Growth hormone (GH) secretagogues (GHSs), which stimulate GH secretion, are synthetic compounds that act through the GHS receptor (GHS-R) which has been recently cloned. We raised an antiserum in a rabbit against a synthetic peptide corresponding to amino acid residues 248–260 of the third intracellular loop of the rat GHS-R. A competitive immunoassay showed that the antiserum had a specific affinity for the target peptide. To confirm the specificity of the antiserum, the GHS-R cDNA was stably expressed in COS-7 cells. In Western blot analysis, the band was detected at 44 kDa in the extracts from COS-7 cells expressing GHS-R (COS-7/tf3-2) but not in those from wild-type COS-7 cells.

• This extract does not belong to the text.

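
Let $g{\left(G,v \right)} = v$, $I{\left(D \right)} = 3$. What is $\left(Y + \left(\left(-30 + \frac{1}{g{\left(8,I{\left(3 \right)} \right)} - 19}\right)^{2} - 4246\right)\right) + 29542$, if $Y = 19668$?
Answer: $\frac{11742145}{256} \approx 45868.0$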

Furthermore, while COS-7/tf3-2 cells were strongly immunostained for GHS-R, no GHS-R-like immunoreactivity was observed in wild-type COS-7 cells. Immunoreactive bands were also observed at approximately 46 kDa in the extracts from rat hypothalamus, pituitary and stomach by Western blot analysis. These studies are the first to show the existence of GHS-R protein in the stomach. The antiserum for the GHS-R is sensitive and specific, and it would be useful for clarifying the roles of GHS/ghrelin.